More than 90% of all glaciers that have ever existed disappeared long before the age of industrialization, almost 80% even disappeared before the anthropocene. I myself dwell in a valley that used to be covered by a glacier until about 5,000 years ago.
A region so far down south as the Alpine Belt wouldn't have ever been covered in ice if it wasn't for the so called Ice Age. (cont'd)
What is sure is that a bunch of glaciers are melting right now at an accelerated pace
Yes. Even though the melting of the glaciers in Switzerland has somewhat lessened as of late, and a couple of individual glaciers even grew due to two heavy winters.
Well, the decisive question that is never asked nor given: What does it matter? Please bear with me here.
Strictly speaking, those glaciers are only important as reservoirs of drinkable water. They do not serve any other purpose. Which, as I put to you, begs the question: Why aren't we prepared to deal with their disappearance? For they're invariably going to disappear, and would've had done so even without human interference.
Now, I'm certainly not advocating an attitude of "après moi, le déluge". There's plenty of reasons to fight climate change where it can be fought.
And yet it strikes me as odd we're so focused on trying to stop the unstoppable instead of spending any thoughts whatsoever on how to mitigate its consequences. For instance, why are we so hell-bent on trying to save a bunch of geologically untenable islands (don't even get me started on that "act now or swim later" nonsense courtesy of Greta).
The sea levels are rising naturally since we're in the process of leaving the pleistocene glaciation; all we've done is speed up the process. And yet, one could walk from France to England dry-shod perhaps as little as 9,000 years ago.
The Maledives, for example, would've become submerged
anyway.

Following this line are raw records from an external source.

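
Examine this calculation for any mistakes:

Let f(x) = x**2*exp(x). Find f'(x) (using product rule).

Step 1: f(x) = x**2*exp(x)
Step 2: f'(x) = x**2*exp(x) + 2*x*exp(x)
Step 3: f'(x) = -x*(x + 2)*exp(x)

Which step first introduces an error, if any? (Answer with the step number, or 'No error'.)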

So why don't we use our wealth trying to either raise them (which is actually possible) or finance the resettlement of their inhabitants instead of continuing to pour money into schemes that have showed little effect so far?

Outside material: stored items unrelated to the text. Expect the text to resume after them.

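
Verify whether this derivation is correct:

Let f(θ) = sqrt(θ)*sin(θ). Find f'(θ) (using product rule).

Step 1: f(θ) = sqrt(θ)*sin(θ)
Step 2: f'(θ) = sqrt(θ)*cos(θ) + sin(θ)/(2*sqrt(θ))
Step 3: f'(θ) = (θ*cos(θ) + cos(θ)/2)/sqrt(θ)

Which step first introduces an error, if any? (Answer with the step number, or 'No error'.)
Step 3

Step 3 is incorrect due to a wrong trig function.
The step shows: (θ*cos(θ) + cos(θ)/2)/sqrt(θ)
The correct value should be: (θ*cos(θ) + sin(θ)/2)/sqrt(θ)

Explanation: sin(θ) was incorrectly written as cos(θ): the term (θ*cos(θ) + sin(θ)/2)/sqrt(θ) was incorrectly written as (θ*cos(θ) + cos(θ)/2)/sqrt(θ)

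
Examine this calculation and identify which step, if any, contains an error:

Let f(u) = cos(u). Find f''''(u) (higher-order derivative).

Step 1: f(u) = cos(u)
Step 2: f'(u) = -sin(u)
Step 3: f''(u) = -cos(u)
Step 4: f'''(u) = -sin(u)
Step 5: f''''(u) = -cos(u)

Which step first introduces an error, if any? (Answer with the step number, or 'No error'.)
Step 4

Step 4 is incorrect due to a sign flip.
The step shows: -sin(u)
The correct value should be: sin(u)

Explanation: The sign of the whole expression was flipped: the term sin(u) was incorrectly written as -sin(u)
The later steps are derived from this incorrect expression, so the error originates in Step 4.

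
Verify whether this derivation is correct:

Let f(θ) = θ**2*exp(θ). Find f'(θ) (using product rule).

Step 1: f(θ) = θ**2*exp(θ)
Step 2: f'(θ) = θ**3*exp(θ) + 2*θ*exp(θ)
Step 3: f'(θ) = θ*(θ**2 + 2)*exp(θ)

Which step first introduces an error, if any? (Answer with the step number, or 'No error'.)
Step 2

Step 2 is incorrect due to a wrong exponent.
The step shows: θ**3*exp(θ) + 2*θ*exp(θ)
The correct value should be: θ**2*exp(θ) + 2*θ*exp(θ)

Explanation: The exponent 2 on θ was incorrectly written as 3: the term θ**2*exp(θ) was incorrectly written as θ**3*exp(θ)
The later steps are derived from this incorrect expression, so the error originates in Step 2.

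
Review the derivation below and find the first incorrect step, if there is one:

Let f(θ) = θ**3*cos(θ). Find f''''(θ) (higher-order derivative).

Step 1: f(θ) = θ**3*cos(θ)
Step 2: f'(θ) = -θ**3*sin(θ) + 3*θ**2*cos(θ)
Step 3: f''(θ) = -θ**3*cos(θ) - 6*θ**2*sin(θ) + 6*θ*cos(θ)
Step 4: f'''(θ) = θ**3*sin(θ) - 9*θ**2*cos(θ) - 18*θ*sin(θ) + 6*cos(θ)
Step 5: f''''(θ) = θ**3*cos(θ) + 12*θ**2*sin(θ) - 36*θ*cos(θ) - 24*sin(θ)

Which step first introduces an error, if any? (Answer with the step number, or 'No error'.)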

The point I'm (incompetently) trying to make here is this:
It seems to me the primary reason behind the phenomenon of climate change denial is the abscence of any open-ended debate about what it is we want to achieve.
We live in democracies, and such being the case you do not get to force me to accept your solutions only on the grounds that the clock is ticking. I'd be perfectly entitled to the opinion that my taxes shouldn't be used to build wind energy farms, but give out free air conditioners to every household.

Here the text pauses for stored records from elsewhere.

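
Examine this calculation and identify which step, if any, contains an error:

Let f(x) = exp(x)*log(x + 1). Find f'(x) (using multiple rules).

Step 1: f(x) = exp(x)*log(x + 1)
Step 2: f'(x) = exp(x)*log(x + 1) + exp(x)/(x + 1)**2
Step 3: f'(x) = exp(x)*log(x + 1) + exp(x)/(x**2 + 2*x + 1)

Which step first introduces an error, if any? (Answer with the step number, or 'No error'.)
Step 2

Step 2 is incorrect due to a wrong exponent.
The step shows: exp(x)*log(x + 1) + exp(x)/(x + 1)**2
The correct value should be: exp(x)*log(x + 1) + exp(x)/(x + 1)

Explanation: The exponent -1 on x + 1 was incorrectly written as -2: the term exp(x)/(x + 1) was incorrectly written as exp(x)/(x + 1)**2
The later steps are derived from this incorrect expression, so the error originates in Step 2.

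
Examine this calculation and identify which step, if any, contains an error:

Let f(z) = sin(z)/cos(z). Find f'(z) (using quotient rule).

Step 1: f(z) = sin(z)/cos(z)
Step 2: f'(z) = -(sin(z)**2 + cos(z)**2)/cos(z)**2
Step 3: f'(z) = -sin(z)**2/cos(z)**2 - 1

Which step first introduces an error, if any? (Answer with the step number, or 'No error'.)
Step 2

Step 2 is incorrect due to a sign flip.
The step shows: -(sin(z)**2 + cos(z)**2)/cos(z)**2
The correct value should be: (sin(z)**2 + cos(z)**2)/cos(z)**2

Explanation: The sign of the whole expression was flipped: the term (sin(z)**2 + cos(z)**2)/cos(z)**2 was incorrectly written as -(sin(z)**2 + cos(z)**2)/cos(z)**2
The later steps are derived from this incorrect expression, so the error originates in Step 2.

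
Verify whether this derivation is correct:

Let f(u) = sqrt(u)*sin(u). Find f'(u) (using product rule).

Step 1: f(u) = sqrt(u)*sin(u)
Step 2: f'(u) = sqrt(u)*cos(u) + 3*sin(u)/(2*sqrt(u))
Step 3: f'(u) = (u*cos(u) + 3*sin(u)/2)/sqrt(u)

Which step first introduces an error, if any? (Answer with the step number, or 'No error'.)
Step 2

Step 2 is incorrect due to a wrong coefficient.
The step shows: sqrt(u)*cos(u) + 3*sin(u)/(2*sqrt(u))
The correct value should be: sqrt(u)*cos(u) + sin(u)/(2*sqrt(u))

Explanation: The coefficient 1/2 was incorrectly written as 3/2: the term sin(u)/(2*sqrt(u)) was incorrectly written as 3*sin(u)/(2*sqrt(u))
The later steps are derived from this incorrect expression, so the error originates in Step 2.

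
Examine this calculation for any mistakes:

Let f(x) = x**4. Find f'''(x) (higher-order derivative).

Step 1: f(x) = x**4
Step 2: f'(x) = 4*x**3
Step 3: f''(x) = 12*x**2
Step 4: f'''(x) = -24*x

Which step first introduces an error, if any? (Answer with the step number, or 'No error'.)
Step 4

Step 4 is incorrect due to a sign flip.
The step shows: -24*x
The correct value should be: 24*x

Explanation: The sign of the whole expression was flipped: the term 24*x was incorrectly written as -24*x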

Secondly, it seems to me the primary motivation of the average climate-change activist is an unduly romantic idea of nature. That Greta Thunberg? Even the worst-case scenario for her home country of Sweden for the intermediate-term future is a climate roughly equal to Germany's current climate.
I'd tell Greta that, despite all my bitching about the hot summers we've been getting, the climate here is nothing to be fearful of. The point being, that broad and her minions are driven by – well, partially by human longing for the apocalypse (it gives purpose) – the idea everything needs to stay as it is. But that's not the default on this planet.